Audio transcription converts speech to text in the same language as the source audio.
from together import Together

client = Together()

response = client.audio.transcriptions.create(
    file="meeting_recording.mp3",
    model="openai/whisper-large-v3",
    language="en",
    response_format="json",
)

print(f"Transcription: {response.text}")
The API supports the following audio formats:
  • .wav (audio/wav)
  • .mp3 (audio/mpeg)
  • .m4a (audio/mp4)
  • .webm (audio/webm)
  • .flac (audio/flac)
Input Methods Local File Path
Python
response = client.audio.transcriptions.create(
    file="/path/to/audio.mp3",
    model="openai/whisper-large-v3",
)
Path Object
Python
from pathlib import Path

audio_file = Path("recordings/interview.wav")
response = client.audio.transcriptions.create(
    file=audio_file,
    model="openai/whisper-large-v3",
)
URL
Python
response = client.audio.transcriptions.create(
    file="https://example.com/audio.mp3", model="openai/whisper-large-v3"
)
File-like Object
Python
with open("audio.mp3", "rb") as audio_file:
    response = client.audio.transcriptions.create(
        file=audio_file,
        model="openai/whisper-large-v3",
    )
Language Support Specify the audio language using ISO 639-1 language codes:
Python
response = client.audio.transcriptions.create(
    file="spanish_audio.mp3",
    model="openai/whisper-large-v3",
    language="es",  # Spanish
)
Common specifiable language codes:
  • “en” - English
  • “es” - Spanish
  • “fr” - French
  • “de” - German
  • “ja” - Japanese
  • “zh” - Chinese
  • “auto” - Auto-detect (default)
Custom Prompts Use prompts to improve transcription accuracy for specific contexts:
response = client.audio.transcriptions.create(
    file="medical_consultation.mp3",
    model="openai/whisper-large-v3",
    language="en",
    prompt="This is a medical consultation discussing patient symptoms, diagnosis, and treatment options.",
)

Real-time Streaming Transcription

For applications requiring the lowest latency, use the real-time WebSocket API. This provides streaming transcription with incremental results.
The WebSocket API is currently only available via raw WebSocket connections. SDK support coming soon.
Establishing a Connection Connect to: wss://api.together.ai/v1/realtime?model={model}&input_audio_format=pcm_s16le_16000 Headers:
{
  'Authorization': 'Bearer YOUR_API_KEY',
  'OpenAI-Beta': 'realtime=v1'
}
Query Parameters
ParameterTypeRequiredDescription
modelstringYesModel to use (e.g., openai/whisper-large-v3)
input_audio_formatstringYesAudio format: pcm_s16le_16000
Client → Server Messages 1. Append Audio to Buffer
{
  "type": "input_audio_buffer.append",
  "audio": "base64-encoded-audio-chunk"
}
Send audio data in base64-encoded PCM format. 2. Commit Audio Buffer
{
  "type": "input_audio_buffer.commit"
}
Forces transcription of any remaining audio in the server-side buffer. Server → Client Messages Delta Events (Intermediate Results)
{
  "type": "conversation.item.input_audio_transcription.delta",
  "delta": "The quick brown fox jumps"
}
Delta events are intermediate transcriptions. The model is still processing and may revise the output. Each delta message overrides the previous delta. Completed Events (Final Results)
{
  "type": "conversation.item.input_audio_transcription.completed",
  "transcript": "The quick brown fox jumps over the lazy dog"
}
Completed events are final transcriptions. The model is confident about this text. The next delta event will continue from where this completed. Real-time Example
import asyncio
import websockets
import json
import base64
import os


async def transcribe_audio():
    api_key = os.environ.get("TOGETHER_API_KEY")
    url = "wss://api.together.ai/v1/realtime?model=openai/whisper-large-v3&input_audio_format=pcm_s16le_16000"

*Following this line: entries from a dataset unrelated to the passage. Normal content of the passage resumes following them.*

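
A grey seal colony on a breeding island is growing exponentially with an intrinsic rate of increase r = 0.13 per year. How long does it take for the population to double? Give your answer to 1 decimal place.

Doubling time t_d = ln(2)/r = 0.6931/0.13 = 5.3319.

5.3 years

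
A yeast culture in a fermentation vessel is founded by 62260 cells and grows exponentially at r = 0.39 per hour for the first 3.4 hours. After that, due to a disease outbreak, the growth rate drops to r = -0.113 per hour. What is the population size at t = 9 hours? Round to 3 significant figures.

125000 cells

Phase 1: N(3.4) = 62260·e^(0.39×3.4) = 62260·e^1.326 = 234468.
Phase 2 runs for 9 − 3.4 = 5.6 hours at r = -0.113.
N(9) = 234468·e^(-0.113×5.6) = 234468·e^-0.6328 = 124527.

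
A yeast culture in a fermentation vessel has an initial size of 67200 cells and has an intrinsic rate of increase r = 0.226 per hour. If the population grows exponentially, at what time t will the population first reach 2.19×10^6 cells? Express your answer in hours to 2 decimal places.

Set N₀·e^(rt) = 2.19×10^6: e^(0.226·t) = 2.19×10^6/67200 = 32.589.
0.226·t = ln(32.589) = 3.484, so t = 3.484/0.226 = 15.416.

15.42 hours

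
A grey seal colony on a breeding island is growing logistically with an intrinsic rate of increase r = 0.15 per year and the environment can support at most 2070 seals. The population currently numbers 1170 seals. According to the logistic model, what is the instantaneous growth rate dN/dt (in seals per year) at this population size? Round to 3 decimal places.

76.304 seals per year

dN/dt = rN(1 − N/K) = 0.15 × 1170 × (1 − 1170/2070).
1 − 1170/2070 = 0.43478; dN/dt = 0.15 × 1170 × 0.43478 = 76.304.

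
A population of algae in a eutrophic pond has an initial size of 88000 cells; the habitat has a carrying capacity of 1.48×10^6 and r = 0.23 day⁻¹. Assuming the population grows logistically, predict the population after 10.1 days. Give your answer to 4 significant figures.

580400 cells

A = (K − N₀)/N₀ = (1.48×10^6 − 88000)/88000 = 15.818.
N(t) = K/(1 + A·e^(−rt)) = 1.48×10^6/(1 + 15.818×e^(−0.23×10.1)).
e^(−2.323) = 0.097979; denominator = 1 + 15.818×0.097979 = 2.5499.
N = 1.48×10^6/2.5499 = 580426.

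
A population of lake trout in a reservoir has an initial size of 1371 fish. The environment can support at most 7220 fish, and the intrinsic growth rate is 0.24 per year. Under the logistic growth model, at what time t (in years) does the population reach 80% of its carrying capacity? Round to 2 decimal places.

A = (K − N₀)/N₀ = (7220 − 1371)/1371 = 4.2662.
Solve 7220/(1 + 4.2662·e^(−0.24t)) = 5776: 1 + 4.2662·e^(−0.24t) = 1.25, so e^(−0.24t) = 0.0585998.
−0.24·t = ln(0.0585998) = -2.837, so t = 2.837/0.24 = 11.821.

11.82 years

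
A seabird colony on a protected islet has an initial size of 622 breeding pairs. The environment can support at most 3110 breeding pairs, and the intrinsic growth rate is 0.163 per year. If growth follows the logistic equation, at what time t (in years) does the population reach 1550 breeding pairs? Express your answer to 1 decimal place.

A = (K − N₀)/N₀ = (3110 − 622)/622 = 4.
Solve 3110/(1 + 4·e^(−0.163t)) = 1550: 1 + 4·e^(−0.163t) = 2.0065, so e^(−0.163t) = 0.251613.
−0.163·t = ln(0.251613) = -1.3799, so t = 1.3799/0.163 = 8.4654.

8.5 years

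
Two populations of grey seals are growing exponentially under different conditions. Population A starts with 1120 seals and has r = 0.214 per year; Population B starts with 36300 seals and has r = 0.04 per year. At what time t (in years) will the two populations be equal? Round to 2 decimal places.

Set 1120·e^(0.214t) = 36300·e^(0.04t).
e^((0.214 − 0.04)t) = 36300/1120 → e^(0.174·t) = 32.411.
0.174·t = ln(32.411) = 3.4785, so t = 3.4785/0.174 = 19.991.

19.99 years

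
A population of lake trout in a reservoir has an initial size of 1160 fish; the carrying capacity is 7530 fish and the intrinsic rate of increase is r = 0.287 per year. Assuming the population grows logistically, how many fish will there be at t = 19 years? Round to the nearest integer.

7357 fish

A = (K − N₀)/N₀ = (7530 − 1160)/1160 = 5.4914.
N(t) = K/(1 + A·e^(−rt)) = 7530/(1 + 5.4914×e^(−0.287×19)).
e^(−5.453) = 0.0042834; denominator = 1 + 5.4914×0.0042834 = 1.0235.
N = 7530/1.0235 = 7356.95.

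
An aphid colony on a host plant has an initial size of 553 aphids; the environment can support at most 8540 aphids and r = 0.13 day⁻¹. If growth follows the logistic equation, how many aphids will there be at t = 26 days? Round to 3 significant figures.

5720 aphids

A = (K − N₀)/N₀ = (8540 − 553)/553 = 14.443.
N(t) = K/(1 + A·e^(−rt)) = 8540/(1 + 14.443×e^(−0.13×26)).
e^(−3.38) = 0.034047; denominator = 1 + 14.443×0.034047 = 1.4917.
N = 8540/1.4917 = 5724.82.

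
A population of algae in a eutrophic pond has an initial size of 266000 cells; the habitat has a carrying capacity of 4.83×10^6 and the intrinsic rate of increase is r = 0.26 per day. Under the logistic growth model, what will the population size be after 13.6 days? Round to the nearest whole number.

A = (K − N₀)/N₀ = (4.83×10^6 − 266000)/266000 = 17.158.
N(t) = K/(1 + A·e^(−rt)) = 4.83×10^6/(1 + 17.158×e^(−0.26×13.6)).
e^(−3.536) = 0.02913; denominator = 1 + 17.158×0.02913 = 1.4998.
N = 4.83×10^6/1.4998 = 3.220423×10^6.

3220423 cells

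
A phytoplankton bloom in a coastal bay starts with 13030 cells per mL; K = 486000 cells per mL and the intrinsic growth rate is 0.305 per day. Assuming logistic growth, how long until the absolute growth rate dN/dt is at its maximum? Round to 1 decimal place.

11.8 days

Logistic growth is fastest at N = K/2 = 243000.
A = (K − N₀)/N₀ = 36.299. Set K/(1 + A·e^(−rt)) = K/2 → A·e^(−rt) = 1.
e^(−0.305t) = 1/36.299 = 0.0275493, so t = ln(36.299)/0.305 = 3.5918/0.305 = 11.776.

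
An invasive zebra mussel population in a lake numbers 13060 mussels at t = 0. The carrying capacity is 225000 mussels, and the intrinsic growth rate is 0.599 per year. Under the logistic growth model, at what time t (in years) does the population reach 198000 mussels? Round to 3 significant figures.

A = (K − N₀)/N₀ = (225000 − 13060)/13060 = 16.228.
Solve 225000/(1 + 16.228·e^(−0.599t)) = 198000: 1 + 16.228·e^(−0.599t) = 1.1364, so e^(−0.599t) = 0.00840289.
−0.599·t = ln(0.00840289) = -4.7792, so t = 4.7792/0.599 = 7.9786.

7.98 years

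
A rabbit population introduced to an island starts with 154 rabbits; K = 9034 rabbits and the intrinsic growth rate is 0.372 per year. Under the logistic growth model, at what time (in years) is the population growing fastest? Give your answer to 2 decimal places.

Logistic growth is fastest at N = K/2 = 4517.
A = (K − N₀)/N₀ = 57.662. Set K/(1 + A·e^(−rt)) = K/2 → A·e^(−rt) = 1.
e^(−0.372t) = 1/57.662 = 0.0173423, so t = ln(57.662)/0.372 = 4.0546/0.372 = 10.899.

10.90 years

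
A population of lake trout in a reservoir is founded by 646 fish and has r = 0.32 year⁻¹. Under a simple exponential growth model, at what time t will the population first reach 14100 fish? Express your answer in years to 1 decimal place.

9.6 years

Set N₀·e^(rt) = 14100: e^(0.32·t) = 14100/646 = 21.827.
0.32·t = ln(21.827) = 3.0831, so t = 3.0831/0.32 = 9.6348.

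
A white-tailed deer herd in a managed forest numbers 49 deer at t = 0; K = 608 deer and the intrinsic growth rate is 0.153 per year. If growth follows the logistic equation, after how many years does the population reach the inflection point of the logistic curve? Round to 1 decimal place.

15.9 years

Logistic growth is fastest at N = K/2 = 304.
A = (K − N₀)/N₀ = 11.408. Set K/(1 + A·e^(−rt)) = K/2 → A·e^(−rt) = 1.
e^(−0.153t) = 1/11.408 = 0.0876565, so t = ln(11.408)/0.153 = 2.4343/0.153 = 15.911.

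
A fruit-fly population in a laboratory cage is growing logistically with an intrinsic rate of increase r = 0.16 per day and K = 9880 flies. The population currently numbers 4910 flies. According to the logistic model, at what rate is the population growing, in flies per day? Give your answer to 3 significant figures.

dN/dt = rN(1 − N/K) = 0.16 × 4910 × (1 − 4910/9880).
1 − 4910/9880 = 0.50304; dN/dt = 0.16 × 4910 × 0.50304 = 395.19.

395 flies per day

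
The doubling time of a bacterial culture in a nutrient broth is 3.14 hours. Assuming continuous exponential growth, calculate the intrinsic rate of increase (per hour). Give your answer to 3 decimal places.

r = ln(2)/t_d = 0.6931/3.14 = 0.22075.

0.221 per hour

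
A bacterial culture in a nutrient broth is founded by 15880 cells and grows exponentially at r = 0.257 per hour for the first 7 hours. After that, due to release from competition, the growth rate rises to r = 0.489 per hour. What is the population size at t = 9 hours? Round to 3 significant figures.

255000 cells

Phase 1: N(7) = 15880·e^(0.257×7) = 15880·e^1.799 = 95972.4.
Phase 2 runs for 9 − 7 = 2 hours at r = 0.489.
N(9) = 95972.4·e^(0.489×2) = 95972.4·e^0.978 = 255203.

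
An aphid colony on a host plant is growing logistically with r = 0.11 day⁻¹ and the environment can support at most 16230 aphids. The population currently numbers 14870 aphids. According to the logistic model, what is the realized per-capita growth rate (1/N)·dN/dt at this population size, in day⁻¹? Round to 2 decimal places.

0.01 per day

(1/N)·dN/dt = r(1 − N/K) = 0.11 × (1 − 14870/16230).
= 0.11 × 0.083795 = 0.0092175.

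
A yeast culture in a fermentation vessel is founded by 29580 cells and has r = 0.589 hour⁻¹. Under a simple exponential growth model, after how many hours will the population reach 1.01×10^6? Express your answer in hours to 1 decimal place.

Set N₀·e^(rt) = 1.01×10^6: e^(0.589·t) = 1.01×10^6/29580 = 34.145.
0.589·t = ln(34.145) = 3.5306, so t = 3.5306/0.589 = 5.9942.

6.0 hours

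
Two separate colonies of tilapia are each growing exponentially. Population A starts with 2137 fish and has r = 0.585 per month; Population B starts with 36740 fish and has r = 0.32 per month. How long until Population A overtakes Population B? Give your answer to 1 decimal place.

Set 2137·e^(0.585t) = 36740·e^(0.32t).
e^((0.585 − 0.32)t) = 36740/2137 → e^(0.265·t) = 17.192.
0.265·t = ln(17.192) = 2.8445, so t = 2.8445/0.265 = 10.734.

10.7 months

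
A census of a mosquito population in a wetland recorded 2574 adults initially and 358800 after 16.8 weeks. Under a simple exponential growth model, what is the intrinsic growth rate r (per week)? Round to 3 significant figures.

0.294 per week

From N(t) = N₀·e^(rt): e^(r·16.8) = 358800/2574 = 139.39.
r·16.8 = ln(139.39) = 4.9373, so r = 4.9373/16.8 = 0.29389.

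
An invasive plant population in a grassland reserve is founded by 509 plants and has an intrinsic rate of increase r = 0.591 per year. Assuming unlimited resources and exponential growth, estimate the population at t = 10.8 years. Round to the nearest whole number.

301115 plants

N(t) = N₀·e^(rt) = 509 × e^(0.591×10.8) = 509 × e^6.383.
e^6.383 ≈ 591.58, so N ≈ 509 × 591.58 = 301115.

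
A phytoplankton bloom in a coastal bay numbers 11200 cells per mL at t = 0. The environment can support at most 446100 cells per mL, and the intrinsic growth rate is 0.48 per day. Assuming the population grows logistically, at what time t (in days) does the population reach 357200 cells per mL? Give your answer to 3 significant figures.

A = (K − N₀)/N₀ = (446100 − 11200)/11200 = 38.83.
Solve 446100/(1 + 38.83·e^(−0.48t)) = 357200: 1 + 38.83·e^(−0.48t) = 1.2489, so e^(−0.48t) = 0.00640942.
−0.48·t = ln(0.00640942) = -5.05, so t = 5.05/0.48 = 10.521.

10.5 days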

    headers = {"Authorization": f"Bearer {api_key}"}

    async with websockets.connect(url, additional_headers=headers) as ws:
        # Read audio file
        with open("audio.wav", "rb") as f:
            audio_data = f.read()

        # Send audio in chunks with delay to simulate real-time
        chunk_size = 8192
        bytes_per_second = 16000 * 2  # 16kHz * 2 bytes (16-bit)
        delay_per_chunk = chunk_size / bytes_per_second

        for i in range(0, len(audio_data), chunk_size):
            chunk = audio_data[i : i + chunk_size]
            base64_chunk = base64.b64encode(chunk).decode("utf-8")
            await ws.send(
                json.dumps(
                    {
                        "type": "input_audio_buffer.append",
                        "audio": base64_chunk,
                    }
                )
            )
            # Simulate real-time streaming
            if i + chunk_size < len(audio_data):
                await asyncio.sleep(delay_per_chunk)

        # Commit the audio buffer
        await ws.send(json.dumps({"type": "input_audio_buffer.commit"}))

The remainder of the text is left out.